"Remember God's Name,

nothing else matters." Sri Ma

The True Meaning of "Sin"

from "The Mark" by Maurice Nicoll

THE possibility of some definite change in a human being is indicated in 'esoteric' teaching. This is plain. We find it in the few fragments of Christ's teaching that have been preserved. We can find it in other sources. But what is this change? It is difficult to say. The Gospels are the most difficult books to understand. We can see that much of Christ's teaching is deliberately veiled in the form of parable. He actually says so. 'And the disciples came, and said unto him, Why speakest thou unto them in parables? He answered and said unto them, Because it is given unto you to know the mysteries of the kingdom of heaven, but to them it is not given. For to whomsoever hath, to him shall be given, and he shall have more abundance: but whosoever hath not from him shall be taken away even that he hath. Therefore speak I to them in parables: because they seeing see not; and hearing hear not, neither do they understand.' (Matthew xiii.10) Parables contain an 'esoteric' meaning, which means simply an inner meaning. Again, sometimes Christ used a high form of paradox. Yet it is plain enough that a definite transformation is being spoken of all through and that fragments of hard-to-understand teaching concerning how to attain it are scattered about but without any clear order. The idea seems to be that a man is incomplete as he is, like an unfinished house, and that to complete him he has to be largely pulled down and rebuilt. In another way much of what he has learned has to be unlearned. Much that is useless or false in him has to be stripped off. In this way he is transformed. He becomes a new man.

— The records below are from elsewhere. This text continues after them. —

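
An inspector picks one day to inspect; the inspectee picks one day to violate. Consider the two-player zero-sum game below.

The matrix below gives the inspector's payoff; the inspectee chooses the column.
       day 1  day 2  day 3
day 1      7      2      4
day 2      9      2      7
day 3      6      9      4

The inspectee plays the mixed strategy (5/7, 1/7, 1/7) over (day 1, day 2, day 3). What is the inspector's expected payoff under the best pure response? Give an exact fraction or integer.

day 1: (7)·(5/7) + (2)·(1/7) + (4)·(1/7) = 41/7.
day 2: (9)·(5/7) + (2)·(1/7) + (7)·(1/7) = 54/7.
day 3: (6)·(5/7) + (9)·(1/7) + (4)·(1/7) = 43/7.
The best pure response is day 2 with expected payoff 54/7.

54/7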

Now this end of transformation of a man can be thought of as The Mark to be aimed at. One may never see it or never grasp. Or one may have poor aim.


Sin means to miss the mark. The Greek word άμαρτανω (hamartano) really means 'to miss the mark'. But it is translated as sin. Literally the word was used in archery, when the target was missed. It would seem clear, therefore, that we cannot understand the idea of sin in the right way unless we gain some idea of what it is we have to aim at. To miss the mark is 'sin'; but what is the mark?


The existence of a mark evidently causes sin, because if there were no mark to aim at, there would be nothing to miss and therefore no sin. In fact, Paul exclaims that had there been no commandments he would never have sinned.The commandments caused him to sin - a startling idea - just as in the mythos of Adam and Eve the prohibition to eat allegorically the fruit of the tree of knowledge caused sin and the fall of Man. The mark was somehow missed. Speaking of the tenth commandment, 'Thou shalt not covet', Paul says: 'Had it not been for the law I would never have known what sin means. Thus I would never have known what it is to covet unless the law had said: "Thou shalt not covet." The commandment gave an impulse to sin and sin resulted for me in all manner of covetous desire - for sin apart from law is lifeless.' (Romans vii.7)


He would not have recognised such a thing as sin but by means of the law. He was alive and flourishing, he says, without the law, 'but when the commandment came, sin came alive and I died'. Whatever his meaning is in this and the verses that follow we can at any rate understand that Paul took the law — the commandments — as the mark and the keeping of them as the aim. But he says more than once that no one can possibly keep the ten commandments and that Man cannot be saved by the law but only be condemned. He says Christ came to do 'what the law could not do'. In Romans (vii) he sees that 'the law is spiritual' (v. 14). 'So then with the mind I myself serve the law of God: but with the flesh the law of sin' (25). 'For I delight in the law of God after the inward man' (22). Notice how he places the feeling of I in the inward man, not in the outer or carnal man. He does not say I to the flesh: 'For I know that in me (that is, in my flesh) dwelleth no good thing' (18). He is dividing himself into the inner and outer man. So he says: 'For the good which I would I do not: but the evil which I would not, that I do' (19). Two different senses of I are meant. It is not the same I that would and does not, or would not and does. Let us call one of these It. Then the passage would read, 'For the good that I would It does not: but the evil which I would not, that It does.' It then becomes clear why he goes on to say, 'Now if I do that I would not, it is no more I that do it' (20). It does it, not I. So he concludes that to this part of him that does what he would not, and does not what he would, he can say: This is not I. Through this the feeling of I is withdrawn from it and concentrated in the inner man.


It is said at the beginning of chapter eight that the commandments failed to set men free because no man could keep them, therefore Christ came to do 'what the law could not do'. ' . . . that the ordinance of the law might be fulfilled in us, who walk not after the flesh but after the spirit' (2-4).


The telos is to free us. For Christ is the end (telos) of the law unto righteousness to everyone that believeth' (x.4).The Mark is the End - τελος - and this is 'conforming to the image of his Son' (the firstborn of many others) (Romans VIII. 29.) You cannot start with the law. Paul's whole teaching is based on the forming of 'Christ in you'. Then the keeping of the law follows naturally.